Inilah Jenis-Jenis Chipset Kirin Beserta Urutan Terbaiknya!

Ditulis oleh Hilman Mulya Nugraha

Selain Samsung, produsen ponsel yang juga memproduksi chipset sendiri adalah Huawei. Perusahaan besar asal Tiongkok ini memiliki anak perusahaan yang memproduksi chipset, HiSilicon. Perusahaan yang didirikan pada 1991 ini adalah perusahaan semikonduktor yang memiliki lisensi desain CPU ARM Cortex. Produk chipset yang dikeluarkan HiSilicon dikenal dengan nama, Kirin.

Chipset Kirin ini hanya digunakan di perangkat ponsel produksi Huawei dan sub-brand Huawei, yakni Honor. Ponsel-ponsel Huawei terbaru umumnya sudah memakai chipset ini meskipun terkadang, beberapa ponsel besutan Huawei maupun Honor sesekali memakai chipset Snapdragon maupun MediaTek.

Huawei sendiri menganggap Kirin sebagai salah satu inovasi yang memperkuat lini produk ponsel mereka. Karena itu, tidak ada rencana bagi Huawei untuk membuka pintu bagi produsen ponsel lain memakai chipset Kirin. Bagi Huawei, Kirin bukanlah sebuah unit bisnis.

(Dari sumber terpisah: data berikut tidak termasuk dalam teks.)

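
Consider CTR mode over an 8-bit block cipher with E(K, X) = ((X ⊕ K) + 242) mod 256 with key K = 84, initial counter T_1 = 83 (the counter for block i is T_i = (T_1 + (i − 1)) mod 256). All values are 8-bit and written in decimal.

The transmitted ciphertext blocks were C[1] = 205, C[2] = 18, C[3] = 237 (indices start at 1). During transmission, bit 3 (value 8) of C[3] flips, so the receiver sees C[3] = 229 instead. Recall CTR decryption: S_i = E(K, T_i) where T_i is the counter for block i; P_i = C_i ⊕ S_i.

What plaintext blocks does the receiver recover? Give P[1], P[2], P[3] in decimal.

P[1] = 52, P[2] = 224, P[3] = 22

Only C[3] changed, to 229. In CTR, a change in C_i flips the same bit in P_i only; the keystream is unaffected. Decrypting the received ciphertext:
P[1]: T = 83, S = E(K, T) = 249; 205 ⊕ 249 = 52.
P[2]: T = 84, S = E(K, T) = 242; 18 ⊕ 242 = 224.
P[3]: T = 85, S = E(K, T) = 243; 229 ⊕ 243 = 22.
Blocks that differ from the original plaintext: P[3].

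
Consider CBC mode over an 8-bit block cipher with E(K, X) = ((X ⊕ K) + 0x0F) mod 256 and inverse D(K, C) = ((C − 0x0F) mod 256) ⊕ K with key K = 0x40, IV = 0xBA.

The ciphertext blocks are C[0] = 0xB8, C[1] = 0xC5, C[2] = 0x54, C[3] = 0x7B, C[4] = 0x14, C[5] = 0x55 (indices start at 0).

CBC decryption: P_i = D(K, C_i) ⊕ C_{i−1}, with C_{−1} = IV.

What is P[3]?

P[3]: D(K, 0x7B) = 0x2C; 0x2C ⊕ 0x54 = 0x78.

P[3] = 0x78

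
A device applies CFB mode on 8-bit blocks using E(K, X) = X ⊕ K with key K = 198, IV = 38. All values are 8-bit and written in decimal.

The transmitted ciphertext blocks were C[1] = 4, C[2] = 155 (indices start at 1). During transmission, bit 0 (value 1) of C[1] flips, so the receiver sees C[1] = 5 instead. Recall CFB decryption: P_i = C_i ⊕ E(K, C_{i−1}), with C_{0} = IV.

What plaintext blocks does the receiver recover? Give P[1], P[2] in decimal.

Only C[1] changed, to 5. In CFB, a change in C_i flips the same bit in P_i and garbles P_{i+1}. Decrypting the received ciphertext:
P[1]: E(K, 38) = 224; 5 ⊕ 224 = 229.
P[2]: E(K, 5) = 195; 155 ⊕ 195 = 88.
Blocks that differ from the original plaintext: P[1], P[2].

P[1] = 229, P[2] = 88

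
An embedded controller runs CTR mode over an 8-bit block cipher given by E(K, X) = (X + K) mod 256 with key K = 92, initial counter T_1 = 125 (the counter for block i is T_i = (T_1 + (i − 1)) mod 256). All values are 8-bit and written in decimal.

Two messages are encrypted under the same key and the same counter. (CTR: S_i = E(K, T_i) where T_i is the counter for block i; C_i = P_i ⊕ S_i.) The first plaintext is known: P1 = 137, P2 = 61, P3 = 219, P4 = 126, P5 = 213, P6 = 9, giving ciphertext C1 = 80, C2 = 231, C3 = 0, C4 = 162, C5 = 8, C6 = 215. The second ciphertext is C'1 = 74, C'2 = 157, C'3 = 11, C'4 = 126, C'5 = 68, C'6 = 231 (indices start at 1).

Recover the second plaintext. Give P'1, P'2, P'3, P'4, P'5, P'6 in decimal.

P'1 = 147, P'2 = 71, P'3 = 208, P'4 = 162, P'5 = 153, P'6 = 57

In CTR with a reused counter, both messages share the same keystream S_i, so C_i ⊕ C'_i = P_i ⊕ P'_i and thus P'_i = P_i ⊕ C_i ⊕ C'_i.
P'1: 137 ⊕ 80 ⊕ 74 = 147.
P'2: 61 ⊕ 231 ⊕ 157 = 71.
P'3: 219 ⊕ 0 ⊕ 11 = 208.
P'4: 126 ⊕ 162 ⊕ 126 = 162.
P'5: 213 ⊕ 8 ⊕ 68 = 153.
P'6: 9 ⊕ 215 ⊕ 231 = 57.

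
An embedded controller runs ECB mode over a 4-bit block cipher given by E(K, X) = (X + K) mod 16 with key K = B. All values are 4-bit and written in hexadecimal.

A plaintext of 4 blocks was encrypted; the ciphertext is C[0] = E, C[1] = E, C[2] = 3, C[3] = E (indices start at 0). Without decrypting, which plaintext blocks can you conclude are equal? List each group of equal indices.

P[0] = P[1] = P[3]

ECB encrypts each block independently with the same key, so equal ciphertext blocks imply equal plaintext blocks.
C[0] = C[1] = C[3] = E, so P[0] = P[1] = P[3].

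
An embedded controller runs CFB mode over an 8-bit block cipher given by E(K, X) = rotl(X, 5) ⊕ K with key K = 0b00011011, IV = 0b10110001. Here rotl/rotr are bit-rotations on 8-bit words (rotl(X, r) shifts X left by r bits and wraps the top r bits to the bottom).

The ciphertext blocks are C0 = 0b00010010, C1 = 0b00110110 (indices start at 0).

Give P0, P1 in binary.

CFB decryption: P_i = C_i ⊕ E(K, C_{i−1}), with C_{−1} = IV.
P0: E(K, 0b10110001) = 0b00101101; 0b00010010 ⊕ 0b00101101 = 0b00111111.
P1: E(K, 0b00010010) = 0b01011001; 0b00110110 ⊕ 0b01011001 = 0b01101111.

P0 = 0b00111111, P1 = 0b01101111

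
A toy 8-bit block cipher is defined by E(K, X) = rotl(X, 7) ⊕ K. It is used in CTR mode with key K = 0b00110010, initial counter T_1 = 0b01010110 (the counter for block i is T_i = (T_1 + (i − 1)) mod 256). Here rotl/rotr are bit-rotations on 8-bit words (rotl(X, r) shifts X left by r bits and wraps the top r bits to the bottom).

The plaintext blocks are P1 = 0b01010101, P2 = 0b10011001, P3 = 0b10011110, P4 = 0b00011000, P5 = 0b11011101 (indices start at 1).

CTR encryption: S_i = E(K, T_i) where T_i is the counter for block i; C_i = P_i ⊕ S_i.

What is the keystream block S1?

0b00011001

C1: T = 0b01010110, S = E(K, T) = 0b00011001; 0b01010101 ⊕ 0b00011001 = 0b01001100.
So S1 = 0b00011001.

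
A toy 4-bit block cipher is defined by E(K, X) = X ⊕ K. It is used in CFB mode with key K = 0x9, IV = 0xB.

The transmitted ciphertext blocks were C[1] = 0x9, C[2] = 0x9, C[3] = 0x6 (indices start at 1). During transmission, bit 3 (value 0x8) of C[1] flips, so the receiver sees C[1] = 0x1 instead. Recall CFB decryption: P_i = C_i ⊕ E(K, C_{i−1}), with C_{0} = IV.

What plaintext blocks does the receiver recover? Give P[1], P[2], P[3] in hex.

Only C[1] changed, to 0x1. In CFB, a change in C_i flips the same bit in P_i and garbles P_{i+1}. Decrypting the received ciphertext:
P[1]: E(K, 0xB) = 0x2; 0x1 ⊕ 0x2 = 0x3.
P[2]: E(K, 0x1) = 0x8; 0x9 ⊕ 0x8 = 0x1.
P[3]: E(K, 0x9) = 0x0; 0x6 ⊕ 0x0 = 0x6.
Blocks that differ from the original plaintext: P[1], P[2].

P[1] = 0x3, P[2] = 0x1, P[3] = 0x6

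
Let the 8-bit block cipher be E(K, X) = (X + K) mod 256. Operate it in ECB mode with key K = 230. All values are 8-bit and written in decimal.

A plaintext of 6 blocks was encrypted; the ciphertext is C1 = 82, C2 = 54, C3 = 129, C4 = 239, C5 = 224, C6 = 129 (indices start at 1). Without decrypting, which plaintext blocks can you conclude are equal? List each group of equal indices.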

Chipset Kirin awalnya tidak terlalu tenar tetapi semenjak kehadiran beberapa perangkat Huawei kelas atas dengan performa baik, chipset Kirin pun mulai diperhitungkan.

Jenis-jenis Chipset Kirin

Kirin sendiri hadir dengan berbagai macam jenis chipset. Tidak ada pengkategorian khusus untuk perangkat chipset Kirin, namun menilik namanya yang memakai tiga angka, Kirin dapat dikategorikan berdasarkan digit angka pertamanya. Berikut lebih lengkapnya tentang jenis-jenis chipset Kirin.

1.Kirin Kelas Flagship Seri 9

kirin hiai

Chipset Kirin di kelas atas dicirikan dengan digit angka pertama 9. Chipset ini ditujukan sebagai chipset untuk ponsel kelas atas dari Huawei maupun Honor. Kategori chipset ini adalah kategori chipset Kirin yang banyak digunakan di ponsel kelas atas Huawei dan Honor. Produk seperti Huawei P20 Pro, Huawei P30 Pro, Huawei Mate 20 Pro, Honor 10, Honor 20, Huawei Mate 30 Pro dan lainnya memakai tipe chipset Kirin 9 ini.

Seri Chipset Kirin 9 awalnya ditandai dengan tiga angka. Ada dua angka setelah angka 9. Contohnya adalah chipset dengan nama Kirin 930, Kirin 935, Kirin 950, Kirin 980, Kirin 990 dan sebagainya. Setelah itu, Kirin memakai tiga angka di belakang angka 9, contohnya Kirin 9000.

Karena digunakan di ponsel kelas atas, wajar jika banyak fitur lengkap yang ada di kategori chipset ini. Sebut saja fitur-fitur seperti NPU atau fitur yang mendukung untuk mengoptimalisasikan AI.

2. Kirin 7xx

kirin 710

Saat artikel ini dibuat, di kategori ini baru ada Kirin 710. Kirin 710 ini hadir sebagai chipset Kirin kelas menengah yang memiliki fitur-fitur turunan dari chipset Kirin kelas atas. Sebut saja fitur seperti GPU Turbo dan fitur AI juga disematkan di Kirin 710 ini. Tentu kedepannya, bakal ada seri Kirin lain di kelas ini. Bisa jadi Kirin 712, Kirin 720 atau kombinasi angka lainnya.

3. Kirin 6xx

kirin 650

Chipset Kirin dengan angka digit pertama 6 ini adalah chipset yang banyak dipakai di ponsel terjangkau dari harga Rp1 jutaan sampai Rp3 jutaan. Beberapa ponsel yang memakai chipset di kelas ini adalah Huawei Nova 2i, Honor 9 Lite, Honor 4C, dan lainnya.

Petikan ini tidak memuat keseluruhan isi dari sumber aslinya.